Übach-Palenberg: Bau des neuen Feuerwehrhauses zeigt erste Konturen

Zu wenig Platz, eine recht ungünstige Verkehrsanbindung und eine insgesamt veraltete Einrichtung: Das bisherige Feuerwehrhaus in Scherpenseel entspricht nicht mehr den Anforderungen, die heute an die Einsatzkräfte der Freiwilligen Feuerwehr gestellt werden. Damit ist aber bald Schluss.

Der Neubau in direkter Anbindung an die Grotenrather Straße hat bereits begonnen. Vergessen ist damit die Debatte um das Wo und das Wie und die Wahl zwischen drei möglichen Varianten.

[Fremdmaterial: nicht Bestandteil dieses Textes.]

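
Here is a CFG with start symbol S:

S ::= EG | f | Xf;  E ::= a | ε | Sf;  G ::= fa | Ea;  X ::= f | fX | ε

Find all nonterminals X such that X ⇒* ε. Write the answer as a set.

{E, X}

Directly nullable (have an ε-rule): {E, X}.
Not nullable: G, S — each has a terminal in every rule's right-hand side or depends on a non-nullable symbol.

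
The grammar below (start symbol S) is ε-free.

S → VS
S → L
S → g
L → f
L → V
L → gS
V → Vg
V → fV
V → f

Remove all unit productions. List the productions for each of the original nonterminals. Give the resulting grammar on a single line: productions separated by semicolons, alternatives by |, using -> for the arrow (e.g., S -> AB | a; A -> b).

S -> f | g | VS | Vg | fV | gS; L -> f | Vg | fV | gS; V -> f | Vg | fV

Unit productions: L->V, S->L.
Unit pairs (A ⇒* B via units): (L,V), (S,L), (S,V).
S: inherits non-unit rules of {L, S, V} → VS | Vg | f | fV | g | gS.
L: inherits non-unit rules of {L, V} → Vg | f | fV | gS.
V: inherits non-unit rules of {V} → Vg | f | fV.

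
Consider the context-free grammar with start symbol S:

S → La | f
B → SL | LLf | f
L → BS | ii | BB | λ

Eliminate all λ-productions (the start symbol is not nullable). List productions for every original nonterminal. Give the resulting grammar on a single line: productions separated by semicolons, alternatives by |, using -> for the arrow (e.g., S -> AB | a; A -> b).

S -> a | f | La; B -> S | f | Lf | SL | LLf; L -> BB | BS | ii

Nullable set: {L}.
S -> La: L nullable, giving La | a.
B -> LLf: L, L nullable, giving LLf | Lf | f.
B -> SL: L nullable, giving S | SL.
Drop L -> λ.
Unchanged (no nullable symbols): S -> f; B -> f; L -> BB; L -> BS; L -> ii.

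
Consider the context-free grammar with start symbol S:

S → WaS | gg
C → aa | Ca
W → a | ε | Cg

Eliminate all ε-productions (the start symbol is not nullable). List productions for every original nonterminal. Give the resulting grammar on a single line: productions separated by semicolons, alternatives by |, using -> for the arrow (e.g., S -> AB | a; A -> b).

S -> aS | gg | WaS; C -> Ca | aa; W -> a | Cg

Nullable set: {W}.
S -> WaS: W nullable, giving WaS | aS.
Drop W -> ε.
Unchanged (no nullable symbols): S -> gg; C -> Ca; C -> aa; W -> Cg; W -> a.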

Der Bauplatz nutzt das Gelände neben der Turnhalle der Katholischen Grundschule (KGS). Nur wenige Meter von der Hauptverkehrsader, der Heerlener Straße entfernt, ist bereits das Fundament zu erkennen. Die Anforderungen nach den Industrienormen sind erfüllt. Realisiert werden eine Fahrzeughalle mit drei Rolltoren und vier Metern Durchfahrtshöhe auf etwa 190 Quadratmetern Fläche.

Daran schließt sich der Sozialtrakt an, der über einen „Alarmflur”, getrennte Dusch- und Umkleideräume, ein Büro für die Einsatzleitung sowie Schulungsraum plus Küche verfügt. Ausgelegt ist der Neubau auf eine Stärke von 40 Einsatzkräften.

Die Architektur wird laut Dipl.-Ing. Ralf Hansen, dem Architekten, einfach gehalten sein. Allerdings sind die Dächer in Pultbauweise vorgesehen, so dass ein nachträglicher Einbau von Anlagen zur Nutzung von Solarenergie problemlos möglich sein wird.

Die Projektkosten liegen knapp über 600.000 Euro. Mit der Fertigstellung ist schon in Kürze zu rechnen, ein exaktes Datum jedoch will man noch nicht nennen.